In a previous article, we discussed a few oral health tips for infants, children, and adolescents as the first part of this short series on fostering good oral health at every age. Now, we tread on to the second half: caring for your teeth during the later phases of your life, including adulthood, pregnancy, and maturity.

Adulthood

Avoid foods and drinks that stain.

Most adults will say they can’t function properly without having a few cups of coffee every day. As empowering as it might feel to have that coffee coursing through your veins, it also risks discoloring your teeth. Coffee and tea can stain your enamel and may even erode it over time. 

For good oral health, avoid drinking coffee or tea whenever possible. But if you just can’t manage without the pick-me-up, try not to take too long drinking it, and down it in one glug to minimize your teeth’s exposure to its components.

Observe proper oral health practices at work.

Your busy work schedule might have you zipping and zooming through the office without any time to spare, but that doesn’t mean you can toss your oral health out the window. Any food or drink that you might leave sitting on your teeth can spark the start of decay, so make time to brush at the office. 

If you can’t step into the washroom to brush, then opt for other ways to clean your teeth. Gargle mouthwash, dry brush at your workstation, chew on naturally sweetened gum, or simply drink lots of water. All of these methods help to keep your teeth clean on the go.

Focus on complete oral health.

Aside from your standard brushing and flossing, it pays to add a few other aspects to your oral health routine. Cleaning your tongue can clear away bacteria and help manage foul odors. Massaging your gums can improve circulation and vitamin distribution, preventing periodontal disease. Ask your dentist about what else you can do to achieve a complete oral health routine at home.

Pregnancy

Be extra careful with your gums.

The swell of hormones during pregnancy can cause a variety of changes in your body, including the status of your gums. Gingivitis is very common during pregnancy, as your gums become inflamed because of the change in hormonal balance. 

Be extra careful with your gums when you brush to avoid any irritation. Use a soft-bristle brush, and try to be gentle with your technique. Make sure you visit your dentist regularly for professional cleaning to make sure you don’t develop periodontal disease.

Protecting Against Morning Sickness

Women who develop morning sickness as the result of pregnancy are more likely to experience tooth erosion. That’s because the acids in vomit are strong enough to degrade the enamel, especially if left to sit on the surfaces of your teeth. 

But don’t be too quick to brush your teeth after you vomit. While it might feel refreshing to brush, the friction could actually speed up the effects of the acid on your teeth. So wait a few minutes before you start brushing. To get rid of the residue on your teeth, opt for gargling some baking soda mixed with water.

Don’t boycott your dentist.

A lot of people think that having any sort of dental work done during their pregnancy can be dangerous to the health of their baby, but that’s not actually true. Women in their second trimester of pregnancy may actually be fit to receive almost every dental treatment available, which gives them a window of opportunity to address oral health concerns, even when there’s a bun in the oven. 

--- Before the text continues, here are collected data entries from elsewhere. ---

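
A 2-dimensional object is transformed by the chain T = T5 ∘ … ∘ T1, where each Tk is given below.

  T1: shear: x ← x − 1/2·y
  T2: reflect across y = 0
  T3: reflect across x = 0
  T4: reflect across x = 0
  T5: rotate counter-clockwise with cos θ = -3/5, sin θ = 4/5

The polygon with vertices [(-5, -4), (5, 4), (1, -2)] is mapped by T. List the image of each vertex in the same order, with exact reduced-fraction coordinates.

image vertices: (-7/5, -24/5), (7/5, 24/5), (-14/5, 2/5)

T1 shear: x ← x − 1/2·y: (-5, -4) → (-3, -4); (5, 4) → (3, 4); (1, -2) → (2, -2)
T2 reflect across y = 0: (-3, -4) → (-3, 4); (3, 4) → (3, -4); (2, -2) → (2, 2)
T3 reflect across x = 0: (-3, 4) → (3, 4); (3, -4) → (-3, -4); (2, 2) → (-2, 2)
T4 reflect across x = 0: (3, 4) → (-3, 4); (-3, -4) → (3, -4); (-2, 2) → (2, 2)
T5 rotate counter-clockwise with cos θ = -3/5, sin θ = 4/5: (-3, 4) → (-7/5, -24/5); (3, -4) → (7/5, 24/5); (2, 2) → (-14/5, 2/5)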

Continue seeing your dentist during your pregnancy to find out how you can better care for your teeth during this delicate period. Inform your dentist of your pregnancy as soon as you find out, so you can properly plan an oral care schedule for any treatments and services you were planning to get.

Maturity

Be mindful of any changes in your mouth.

If you were successful in caring for your teeth all those years and in good oral health, then you might not have to worry too much about losing them too soon. But of course, teeth can’t last forever, and you might expect some changes as you start to progress into your later years. 

If you notice any new sensitivity, loose or unstable teeth, pain, dryness in your mouth, or any other changes concerning your oral health, then it might be time to visit your dentist. These later years can be tricky for your teeth, so involving your oral care specialist can help you figure out what to do to maintain optimal dental health.

Know your options.

If you do find that there’s a need to replace certain teeth, it pays to know your options. Certain replacements that sit on your teeth, like bridges and dentures, can be inexpensive, but they also risk bone density loss. Your teeth anchor down on your jawbone and maintain its shape. When there isn’t anything anchoring your bone after your teeth fall out, your face can sag and lose its structure. 

Choices like implants can help maintain bone density. This is because they require the surgical application of implants that bind with your jaw to mimic the way real teeth work. They can look deceivingly real, and they’re easier to maintain, albeit a little heavier on the pocket.

Treat replacements like real teeth.

Whatever you end up choosing, make sure to treat your replacements like you would your actual teeth. Ask your dentist how to care for your chosen dental replacement option, and observe proper care practices to ensure good oral health. Continue to brush any remaining teeth and clean exposed gum surfaces with a soft-bristle toothbrush. For removable dentures and bridges, be sure to clean them thoroughly and clear away any food debris to eliminate built-up bacteria.